1979 un eylül ayı geldiğinde Fatihte solcularla girdiğim bir çatışma neticesinde tutuklandım. Tamda o gün Mehmet Ali’nin düğünü vardı o yüzden onu eylemden uzak tutmuştuk. Ben de akşam düğüne katılacaktım ama olmadı bana cezaevi yolu görünmüştü. Ben cezaevindeyken Mehmet Ali yarım bıraktığımız işi tamamlamak üzere birkaç arkadaşla birlikte Afganistan’a gitmiş cihada katılmıştı, bir operasyon sırasında dağda kayalardan düşmüş ve ayağını kırmıştı tedavi için önce İran’a oradan da Türkiye’ye dönmüştü. O Afganistandayken bir kızı dünyaya geldi cezaevine getirdiler kulağına ezanını okuduk Sümeyye adını koyduk ..
Cezaevleri ve askerlik sürecim 1985 te bitmişti Mehmet Ali ile tekrar bir aradaydık geçimimizi sağlamak için ortak bir iş kurduk.
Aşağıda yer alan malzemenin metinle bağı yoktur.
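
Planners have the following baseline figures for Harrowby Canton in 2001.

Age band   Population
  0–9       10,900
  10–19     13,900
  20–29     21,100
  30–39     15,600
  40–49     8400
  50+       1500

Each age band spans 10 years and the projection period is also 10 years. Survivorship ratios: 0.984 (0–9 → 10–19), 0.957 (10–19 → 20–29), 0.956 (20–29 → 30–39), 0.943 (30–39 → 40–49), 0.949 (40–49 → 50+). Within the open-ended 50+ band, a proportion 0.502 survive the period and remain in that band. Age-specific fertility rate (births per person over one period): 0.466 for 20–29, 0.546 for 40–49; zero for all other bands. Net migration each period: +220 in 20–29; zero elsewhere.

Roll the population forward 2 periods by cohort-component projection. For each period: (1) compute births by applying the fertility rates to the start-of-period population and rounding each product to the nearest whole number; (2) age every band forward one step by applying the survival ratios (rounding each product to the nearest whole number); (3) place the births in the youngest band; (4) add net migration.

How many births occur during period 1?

Numbering the bands 1..6 from youngest to oldest:
[period 1]
Births: 21100 × 0.466 = 9833, 8400 × 0.546 = 4586 — total 14419
Band 2: 10900 × 0.984 = 10726
Band 3: 13900 × 0.957 = 13302
Band 4: 21100 × 0.956 = 20172
Band 5: 15600 × 0.943 = 14711
Band 6: 8400 × 0.949 + 1500 × 0.502 = 7972 + 753 = 8725
Net migration: Band 3 + 220 → 13522
→ [14419, 10726, 13522, 20172, 14711, 8725]

14419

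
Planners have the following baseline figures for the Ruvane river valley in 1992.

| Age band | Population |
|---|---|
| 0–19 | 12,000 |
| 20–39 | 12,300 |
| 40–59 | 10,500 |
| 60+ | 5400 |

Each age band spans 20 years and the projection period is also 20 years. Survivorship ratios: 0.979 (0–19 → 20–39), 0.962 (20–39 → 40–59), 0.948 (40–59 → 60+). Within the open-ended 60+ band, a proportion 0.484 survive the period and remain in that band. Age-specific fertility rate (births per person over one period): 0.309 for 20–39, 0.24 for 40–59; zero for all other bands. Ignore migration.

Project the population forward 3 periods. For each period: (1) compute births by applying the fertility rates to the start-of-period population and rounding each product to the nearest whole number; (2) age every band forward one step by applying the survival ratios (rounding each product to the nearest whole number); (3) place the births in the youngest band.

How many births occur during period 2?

Let band 1 be 0–19 through band 4 = 60+.
— Period 1 —
Births: 12300 × 0.309 = 3801 ; 10500 × 0.24 = 2520 ⇒ total 6321
Band 2: 12000 × 0.979 = 11748
Band 3: 12300 × 0.962 = 11833
Band 4: 10500 × 0.948 + 5400 × 0.484 = 9954 + 2614 = 12568
End of period: [6321, 11748, 11833, 12568]
— Period 2 —
Births: 11748 × 0.309 = 3630 ; 11833 × 0.24 = 2840 ⇒ total 6470
Band 2: 6321 × 0.979 = 6188
Band 3: 11748 × 0.962 = 11302
Band 4: 11833 × 0.948 + 12568 × 0.484 = 11218 + 6083 = 17301
End of period: [6470, 6188, 11302, 17301]

6470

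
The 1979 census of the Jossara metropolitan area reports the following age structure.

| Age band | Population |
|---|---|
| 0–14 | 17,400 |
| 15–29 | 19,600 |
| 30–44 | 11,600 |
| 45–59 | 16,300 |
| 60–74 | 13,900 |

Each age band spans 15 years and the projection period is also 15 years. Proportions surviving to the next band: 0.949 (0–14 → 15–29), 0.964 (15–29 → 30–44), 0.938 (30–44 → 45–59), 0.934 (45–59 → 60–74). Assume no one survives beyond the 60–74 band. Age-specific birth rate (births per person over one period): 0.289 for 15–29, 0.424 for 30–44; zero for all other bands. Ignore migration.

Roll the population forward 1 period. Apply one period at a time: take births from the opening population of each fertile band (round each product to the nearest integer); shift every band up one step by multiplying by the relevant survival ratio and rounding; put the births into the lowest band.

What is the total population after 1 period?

Call the groups 1 to 5, youngest first.
Period 1:
Births: 19600 × 0.289 = 5664  |  11600 × 0.424 = 4918 → 10582
Group 2: 17400 × 0.949 = 16513
Group 3: 19600 × 0.964 = 18894
Group 4: 11600 × 0.938 = 10881
Group 5: 16300 × 0.934 = 15224
End of period: [10582, 16513, 18894, 10881, 15224]
Total after period 1: 10582 + 16513 + 18894 + 10881 + 15224 = 72094

72094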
O zamana kadar Mehmet Ali hem Ankara da okuyor hem de cami önlerinde koku ve saat pili satarak geçimini sağlıyordu..
Bu arada ortak dostlarımızla yaptığımız istişareler neticesinde Tevhid dergisini çıkartmaya karar verdik. Mehmet Ali derginin sorumlu müdürü olmuştu ardından dergiyi kapatıp Selam gazetesini çıkartmaya başladık Mehmet Ali gazetede de sorumluluk üstlenmişti..
Bu arada Çeçenistan ve Bosna cihadları başlamış bütün şiddetiyle devam ediyordu. Mehmet Ali gazete adına Çeçenistana gitmiş efsane komutan Şamil Basayev’le görüşen ilk gazeteci olmuştu geri döndüğünde çektikleri fotoğraflarla Türkiye’nin farklı illerinde resim sergileri açılmış Çeçenistan dramı onun sayesinde insanlara anlatılabilmişti. İkinci kez gittiğinde ise Ruslar tarafından yakalanmış Dağıstan Mohaçkale’de Talip Özçelik le birlikte dokuz ay tutuklu kalmıştı..
Bu arada Bosna savaşı da sürüyor Boşnak Müslümanlar adeta soykırıma tabi tutuluyordu Türkiye’den Boşnak kardeşlerine yardıma giden Selami Yurdan şehit edilmişti. Bu hadise Türkiye Müslümanlarının dikkatini Bosna savaşına çekmiş çok sayıda insan gönüllü olarak gitmek istemişti Selam gazetesi ve vakfı çevresinden bir grup Müslüman da Bosnaya gönüllü olarak gitmek üzere yola çıktığında başlarında yine Mehmet Ali Tekin vardı..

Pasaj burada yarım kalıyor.